In the intense real-time coverage of the emergency phase, there is much coverage of individual relief flights and projects among the hundreds of parallel efforts. Uninformed judgements about huge national and international relief efforts are made on the basis of a few symbolic cases. Many also believe, wrongly, that military assistance is controversial in natural disasters.
The earthquake in Haiti earthquake devastated not only one of the poorest societies on earth and a city of millions originally planned for less than 100,000. It also affected much of the two most important command centres for relief: the Haitian central government, which by definition should lead the national emergency effort, and the United Nations in Port-au-Prince, which is tasked with coordinating international assistance.
Emergency relief operations are always followed by independent evaluations and audits. After the tsunami in 2004 and the Pakistan earthquake in 2005, the emergency relief effort was generally judged to have covered immediate needs and allowed rapid initial recovery activities. However, the Tsunami Evaluation Coalition concluded that the international response was most effective “when enabling, facilitating and supporting local and national actors and that international actors were less successful in their recovery and risk reduction activities than they were in the relief phase.
I fear we may yet again fail to draw the right lessons from the tragedy in Haiti. As is well documented, international emergency relief is one of the few well-organized sectors within international relations. Within hours of the emergency, the first UN relief coordination teams had been sent to Haiti, and ten million US dollars had been allocated from the UN-managed Central Emergency Response Fund to jump-start life saving relief. During the first days, a hundred international relief groups were organised within a dozen functional operational teams working on aid from water and sanitation to food and logistics.
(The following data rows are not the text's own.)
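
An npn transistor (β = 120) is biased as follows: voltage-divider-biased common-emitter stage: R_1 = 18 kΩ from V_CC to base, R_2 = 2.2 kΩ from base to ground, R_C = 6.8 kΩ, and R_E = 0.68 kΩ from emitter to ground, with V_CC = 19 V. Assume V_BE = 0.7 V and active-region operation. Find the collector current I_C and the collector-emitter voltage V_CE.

I_C ≈ 2 mA, V_CE ≈ 4.4 V

Thevenize the base divider: V_Th = V_CC·R_2/(R_1+R_2) = 19×2.2/20.2 = 2.07 V, R_Th = R_1‖R_2 = 1.96 kΩ.
Base-emitter loop: V_Th = I_B·R_Th + V_BE + (β+1)I_B·R_E, so I_B = (2.07 − 0.7) / (1.96 + 121×0.68) = 0.0163 mA.
I_C = β·I_B = 120×0.0163 = 1.95 mA, and I_E = (β+1)I_B = 1.97 mA.
V_CE = V_CC − I_C·R_C − I_E·R_E = 19 − 1.95×6.8 − 1.97×0.68 = 4.4 V.
V_CE = 4.4 V > 0.2 V confirms active-region operation.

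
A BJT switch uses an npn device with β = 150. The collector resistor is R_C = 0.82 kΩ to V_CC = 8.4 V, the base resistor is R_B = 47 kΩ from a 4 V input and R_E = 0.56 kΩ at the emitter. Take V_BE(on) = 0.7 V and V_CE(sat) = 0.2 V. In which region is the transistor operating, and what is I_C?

active; I_C ≈ 3.8 mA

Assume active. Base-emitter loop: I_B = (V_BB − V_BE)/(R_B + (β+1)R_E) = (4 − 0.7)/(47 + 151×0.56) = 0.0251 mA.
I_C = β·I_B = 150×0.0251 = 3.76 mA.
V_CE = V_CC − I_C·R_C − I_E·R_E = 8.4 − 3.76×0.82 − 3.79×0.56 = 3.19 V > V_CE(sat), so the active-region assumption holds.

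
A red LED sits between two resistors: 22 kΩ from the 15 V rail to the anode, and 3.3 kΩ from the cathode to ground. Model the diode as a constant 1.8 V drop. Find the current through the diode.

I ≈ 0.52 mA

The two resistors are in series with the diode, so KVL gives 15 = I·22 + 1.8 + I·3.3.
I = (15 − 1.8) / (22 + 3.3) kΩ = 13.2 / 25.3 = 0.522 mA.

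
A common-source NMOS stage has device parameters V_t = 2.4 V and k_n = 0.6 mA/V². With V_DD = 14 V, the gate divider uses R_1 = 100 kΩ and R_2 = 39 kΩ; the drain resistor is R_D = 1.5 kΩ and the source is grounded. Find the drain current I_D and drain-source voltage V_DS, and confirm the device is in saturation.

I_D ≈ 0.7 mA, V_DS ≈ 13 V

V_G = V_DD·R_2/(R_1+R_2) = 14×39/139 = 3.93 V. With the source grounded, V_GS = V_G = 3.93 V.
Assume saturation: I_D = (k_n/2)(V_GS − V_t)² = (0.6/2)×(3.93 − 2.4)² = 0.3×1.53² = 0.7 mA.
V_DS = V_DD − I_D·R_D = 14 − 0.7×1.5 = 12.9 V.
Saturation requires V_DS ≥ V_GS − V_t = 1.53 V; 12.9 ≥ 1.53 ✓.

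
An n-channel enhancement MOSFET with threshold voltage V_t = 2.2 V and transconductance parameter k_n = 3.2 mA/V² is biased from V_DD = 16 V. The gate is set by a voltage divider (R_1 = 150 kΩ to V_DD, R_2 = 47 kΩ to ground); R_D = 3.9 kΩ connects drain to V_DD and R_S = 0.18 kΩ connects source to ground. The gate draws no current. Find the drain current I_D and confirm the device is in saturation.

V_G = V_DD·R_2/(R_1+R_2) = 16×47/197 = 3.82 V.
Assume saturation: I_D = (k_n/2)(V_GS − V_t)² with V_GS = V_G − I_D·R_S = 3.82 − 0.18·I_D.
Substituting gives 0.0518·I_D² − 1.93·I_D + 4.18 = 0, with roots I_D = 2.31 or 34.9 mA.
The root I_D = 34.9 mA gives V_GS = -2.47 V ≤ V_t, so take I_D = 2.31 mA.
Then V_GS = 3.4 V and V_DS = V_DD − I_D(R_D+R_S) = 16 − 2.31×4.08 = 6.58 V.
Saturation requires V_DS ≥ V_GS − V_t = 1.2 V; 6.58 ≥ 1.2 ✓.

I_D ≈ 2.3 mA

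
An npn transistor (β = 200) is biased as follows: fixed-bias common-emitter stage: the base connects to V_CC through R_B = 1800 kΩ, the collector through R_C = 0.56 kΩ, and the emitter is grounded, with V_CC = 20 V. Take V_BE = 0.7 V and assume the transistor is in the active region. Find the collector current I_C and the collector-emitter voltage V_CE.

Base loop: V_CC = I_B·R_B + V_BE, so I_B = (20 − 0.7)/1800 kΩ = 0.0107 mA.
In the active region I_C = β·I_B = 200 × 0.0107 = 2.14 mA.
Collector loop: V_CE = V_CC − I_C·R_C = 20 − 2.14×0.56 = 18.8 V.
Since V_CE = 18.8 V > V_CE(sat) ≈ 0.2 V, the transistor is in the active region as assumed.

I_C ≈ 2.1 mA, V_CE ≈ 19 V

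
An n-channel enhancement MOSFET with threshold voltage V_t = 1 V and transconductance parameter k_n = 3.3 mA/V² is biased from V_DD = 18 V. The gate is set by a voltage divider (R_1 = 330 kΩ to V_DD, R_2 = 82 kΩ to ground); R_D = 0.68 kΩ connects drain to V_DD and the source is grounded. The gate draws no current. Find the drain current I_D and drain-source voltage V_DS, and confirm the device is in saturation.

I_D ≈ 11 mA, V_DS ≈ 11 V

V_G = V_DD·R_2/(R_1+R_2) = 18×82/412 = 3.58 V. With the source grounded, V_GS = V_G = 3.58 V.
Assume saturation: I_D = (k_n/2)(V_GS − V_t)² = (3.3/2)×(3.58 − 1)² = 1.65×2.58² = 11 mA.
V_DS = V_DD − I_D·R_D = 18 − 11×0.68 = 10.5 V.
Saturation requires V_DS ≥ V_GS − V_t = 2.58 V; 10.5 ≥ 2.58 ✓.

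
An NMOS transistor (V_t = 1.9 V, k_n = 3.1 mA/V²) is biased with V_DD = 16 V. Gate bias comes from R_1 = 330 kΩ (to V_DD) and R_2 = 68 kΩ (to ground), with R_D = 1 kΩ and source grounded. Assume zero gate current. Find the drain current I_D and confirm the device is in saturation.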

But international emergency relief is always too late for the tens of thousands who die needlessly in unsafe public buildings and apartment blocks. And it cannot cope with the initial wave of hundreds of thousands of physically and mentally traumatized people. Those affected in this earthquake were already extremely vulnerable, living in poverty in an overcrowded environment, where no one had invested adequately in disaster prevention. For decades now, we have allowed disasters to take many times more lives in Haiti than in similarly exposed Caribbean or other developing nations.
All evaluations prove that it is the degree of investment in development and prevention that determines how many or how few fellow human beings loose their lives, limbs and livelihoods. So the main question is not whether too few helicopters were allocated in the first five days, but whether we want to return every five years of this century with emergency relief – or help Haitians protect themselves from natural hazards.
Jan Egeland is Director of the Norwegian Institute of International Affairs. He was the United Nations Emergency Relief Coordinator from 2003-06.